Johnson’s family accepted the award on his behalf at a ceremony at the memorial in Somerset County.

He was among around 50 others nominated for the award.

Finalists were selected by a committee that included families of the 40 passengers and crew who fought the terrorists and died on United Flight 93 rather, than allow the al Qaeda hijackers to hit another target on 9/11.

Gibson said creating and bestowing an award 20 years later was a way to keep the story of Flight 93 alive.

“Part of our communication strategy for this 20 year commemoration was to do the heroes award as a way to educate America about what happened, tell the story of our heroes, and ask America to tell us the story of their heroes,” she said.

Emily Root Schenkel is the goddaughter of flight attendant Lorraine Bay, who was on United Flight 93. She and other relatives of passengers and crew had a hand in selecting Johnson and three other finalists.

Root Schenkel said the Flight 93 Heroes Award highlights the tough choices people make to help others.

“Good people, regular people find themselves in situations that were not expected and they make the right decision,” Root Schenkel said. “They make a courageous, brave and selfless decision.”

Nominees whose brave acts last year made them finalists for the award included:

  • Justin Gavin, an 18-year old who rescued a mother and three children traveling in a burning car in Waterbury, Conn.
  • Terry Ingram, who witnesses a car plunge upside down into a freezing pond.
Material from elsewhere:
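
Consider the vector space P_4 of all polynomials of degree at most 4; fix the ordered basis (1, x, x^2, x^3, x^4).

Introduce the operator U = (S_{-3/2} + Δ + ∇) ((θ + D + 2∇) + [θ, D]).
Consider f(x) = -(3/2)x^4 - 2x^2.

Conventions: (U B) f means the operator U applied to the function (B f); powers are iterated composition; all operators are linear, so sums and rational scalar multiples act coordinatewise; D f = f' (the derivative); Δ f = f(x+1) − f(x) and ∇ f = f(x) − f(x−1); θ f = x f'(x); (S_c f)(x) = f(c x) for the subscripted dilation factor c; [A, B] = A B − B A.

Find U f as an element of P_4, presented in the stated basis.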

Ingram pulled three men out of the car as it sank.
  • Red Tate, who pulled a man out of a car struck by a truck in Dekalb County, Ga. The car exploded shortly after Tate rescued the man.

The award will be given out every year to people who save others in the face of grave danger.

“Finding those examples in those situations and stories today, and being able to talk about them and compare them to the actions of 20 years ago is, I think, a very poignant and important thing to see in our society today,” Schenkel said. “And of course, it also helps to keep the story of Flight 93 alive and remembered.”


Anthony Orozco is part of the “Report for America” program — a national service effort that places journalists in newsrooms across the country to report on under-covered topics and communities.